Longer work absence is related to "moderate" to "poor" job satisfaction, a higher score of fear avoidance beliefs, higher pain intensity at baseline, a longer duration of complaints and being of female gender. Calibration and discrimination of the clinical prediction rule were 0.90 (slope) and 0.63 (c-index), respectively. The explained variance of 6% of the prediction rule was low and the clinical performance in terms of sensitivity, specificity, positive and negative predictive values at specific cut-off points was moderate.
Our study confirmed the importance of demographic, work, LBP and psychosocial related factors on the prediction of long-term sick-leave. When these factors were used to derive a clinical prediction rule the performance was moderate. As a consequence, prudence has to be taken when using the prediction rule in practice.

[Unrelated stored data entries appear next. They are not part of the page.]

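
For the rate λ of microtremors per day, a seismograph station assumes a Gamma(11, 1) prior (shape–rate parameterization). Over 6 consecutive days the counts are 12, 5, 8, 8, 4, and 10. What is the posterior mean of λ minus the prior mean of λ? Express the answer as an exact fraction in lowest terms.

-19/7

Total count: 12 + 5 + 8 + 8 + 4 + 10 = 47.
Total exposure: 6 days.
Posterior: α' = 11 + 47 = 58, β' = 1 + 6 = 7.
Posterior mean = 58/7 = 58/7; prior mean = 11/1 = 11. Difference = 58/7 − 11 = -19/7.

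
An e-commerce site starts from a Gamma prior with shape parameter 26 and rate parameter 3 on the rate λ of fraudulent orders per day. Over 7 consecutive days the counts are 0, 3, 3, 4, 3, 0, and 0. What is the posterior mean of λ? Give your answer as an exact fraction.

Total count: 0 + 3 + 3 + 4 + 3 + 0 + 0 = 13.
Total exposure: 7 days.
Conjugate update: add total count to the shape and total exposure to the rate, giving Gamma(39, 10).
Posterior mean = α'/β' = 39/10.

39/10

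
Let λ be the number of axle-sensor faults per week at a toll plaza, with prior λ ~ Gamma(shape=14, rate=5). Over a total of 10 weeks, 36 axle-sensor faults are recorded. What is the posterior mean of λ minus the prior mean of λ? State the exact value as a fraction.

8/15

Total count 36 over total exposure 10 weeks.
By Gamma–Poisson conjugacy, the posterior is Gamma(α + Σx, β + Σt) = Gamma(14 + 36, 5 + 10) = Gamma(50, 15).
Posterior mean = 50/15 = 10/3; prior mean = 14/5 = 14/5. Difference = 10/3 − 14/5 = 8/15.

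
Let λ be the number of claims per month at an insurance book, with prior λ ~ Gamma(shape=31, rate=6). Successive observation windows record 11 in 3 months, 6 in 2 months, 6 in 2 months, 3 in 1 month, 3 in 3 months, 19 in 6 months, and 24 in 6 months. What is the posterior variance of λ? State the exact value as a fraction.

103/841

Total count: 11 + 6 + 6 + 3 + 3 + 19 + 24 = 72.
Total exposure: 3 + 2 + 2 + 1 + 3 + 6 + 6 = 23 months.
Conjugate update: add total count to the shape and total exposure to the rate, giving Gamma(103, 29).
Posterior variance = α'/β'² = 103/841.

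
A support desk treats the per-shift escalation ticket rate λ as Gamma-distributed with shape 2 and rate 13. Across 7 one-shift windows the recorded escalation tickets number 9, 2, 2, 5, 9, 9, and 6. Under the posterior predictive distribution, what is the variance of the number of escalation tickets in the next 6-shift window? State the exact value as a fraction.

Total count: 9 + 2 + 2 + 5 + 9 + 9 + 6 = 42.
Total exposure: 7 shifts.
Conjugate update: add total count to the shape and total exposure to the rate, giving Gamma(44, 20).
The posterior predictive for a window of length T is Negative Binomial with variance T·α'·(β'+T)/β'² = 6·44·26/400 = 429/25.

429/25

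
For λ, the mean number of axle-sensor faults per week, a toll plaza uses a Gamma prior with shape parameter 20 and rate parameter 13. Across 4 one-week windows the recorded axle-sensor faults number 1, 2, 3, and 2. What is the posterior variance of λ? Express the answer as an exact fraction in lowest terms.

Total count: 1 + 2 + 3 + 2 = 8.
Total exposure: 4 weeks.
Gamma(α, β) with Poisson data over total exposure Σt gives posterior Gamma(α+Σx, β+Σt) = Gamma(28, 17).
Posterior variance = α'/β'² = 28/289.

28/289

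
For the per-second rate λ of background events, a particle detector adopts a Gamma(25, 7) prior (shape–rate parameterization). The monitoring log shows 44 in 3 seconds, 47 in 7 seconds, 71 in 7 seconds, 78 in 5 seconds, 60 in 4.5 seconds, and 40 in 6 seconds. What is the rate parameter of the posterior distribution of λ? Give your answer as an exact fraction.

79/2

Total count: 44 + 47 + 71 + 78 + 60 + 40 = 340.
Total exposure: 3 + 7 + 7 + 5 + 4.5 + 6 = 32.5 seconds.
By Gamma–Poisson conjugacy, the posterior is Gamma(α + Σx, β + Σt) = Gamma(25 + 340, 7 + 32.5) = Gamma(365, 79/2).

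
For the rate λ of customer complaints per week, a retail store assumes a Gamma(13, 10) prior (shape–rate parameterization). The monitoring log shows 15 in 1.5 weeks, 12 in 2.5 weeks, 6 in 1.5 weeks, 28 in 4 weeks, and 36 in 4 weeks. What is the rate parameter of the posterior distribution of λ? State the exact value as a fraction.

Total count: 15 + 12 + 6 + 28 + 36 = 97.
Total exposure: 1.5 + 2.5 + 1.5 + 4 + 4 = 13.5 weeks.
The Gamma prior is conjugate for the Poisson rate, so λ | data ~ Gamma(13+97, 10+13.5) = Gamma(110, 47/2).

47/2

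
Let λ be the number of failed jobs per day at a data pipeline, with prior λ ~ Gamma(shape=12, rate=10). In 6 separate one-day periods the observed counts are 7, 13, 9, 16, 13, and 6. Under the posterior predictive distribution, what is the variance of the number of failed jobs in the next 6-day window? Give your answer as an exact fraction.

627/16

Total count: 7 + 13 + 9 + 16 + 13 + 6 = 64.
Total exposure: 6 days.
By Gamma–Poisson conjugacy, the posterior is Gamma(α + Σx, β + Σt) = Gamma(12 + 64, 10 + 6) = Gamma(76, 16).
The posterior predictive for a window of length T is Negative Binomial with variance T·α'·(β'+T)/β'² = 6·76·22/256 = 627/16.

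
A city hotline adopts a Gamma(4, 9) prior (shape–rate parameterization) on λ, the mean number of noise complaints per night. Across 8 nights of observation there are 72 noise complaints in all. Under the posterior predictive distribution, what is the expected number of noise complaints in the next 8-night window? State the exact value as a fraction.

Total count 72 over total exposure 8 nights.
The Gamma prior is conjugate for the Poisson rate, so λ | data ~ Gamma(4+72, 9+8) = Gamma(76, 17).
Predictive mean over an 8-night window = T·E[λ|data] = 8·76/17 = 608/17.

608/17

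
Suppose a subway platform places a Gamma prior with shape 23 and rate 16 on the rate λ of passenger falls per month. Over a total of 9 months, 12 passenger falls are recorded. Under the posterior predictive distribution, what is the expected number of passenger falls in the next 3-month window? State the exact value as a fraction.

Total count 12 over total exposure 9 months.
By Gamma–Poisson conjugacy, the posterior is Gamma(α + Σx, β + Σt) = Gamma(23 + 12, 16 + 9) = Gamma(35, 25).
Predictive mean over a 3-month window = T·E[λ|data] = 3·35/25 = 21/5.

21/5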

从成本预防的角度来看,有必要识别出那些长期工作残疾、生产损失和病假风险较高的患者。
对628名因腰痛(LBP)而休病假3至6周的工人队列进行二次数据分析。使用带有向后选择的Cox回归分析研究了一系列广泛的人口统计学、工作、腰痛和社会心理相关因素与持续重返工作之间的关联。使用最相关的因素得出临床预测规则,以确定病假超过6个月的风险。采用自抽样技术进行变量和模型选择以及临床模型性能评估。同时考虑了临床模型的检验特征。
较长时间的缺勤与“中等”至“较差”的工作满意度、较高的恐惧回避信念得分、基线时较高的疼痛强度、较长的投诉持续时间以及女性性别有关。临床预测规则的校准度和辨别力分别为0.90(斜率)和0.63(c指数)。预测规则6%的解释方差较低,在特定临界点的敏感性、特异性、阳性和阴性预测值方面的临床性能中等。
我们的研究证实了人口统计学、工作、腰痛和社会心理相关因素在预测长期病假方面的重要性。当使用这些因素得出临床预测规则时,性能中等。因此,在实践中使用该预测规则时必须谨慎。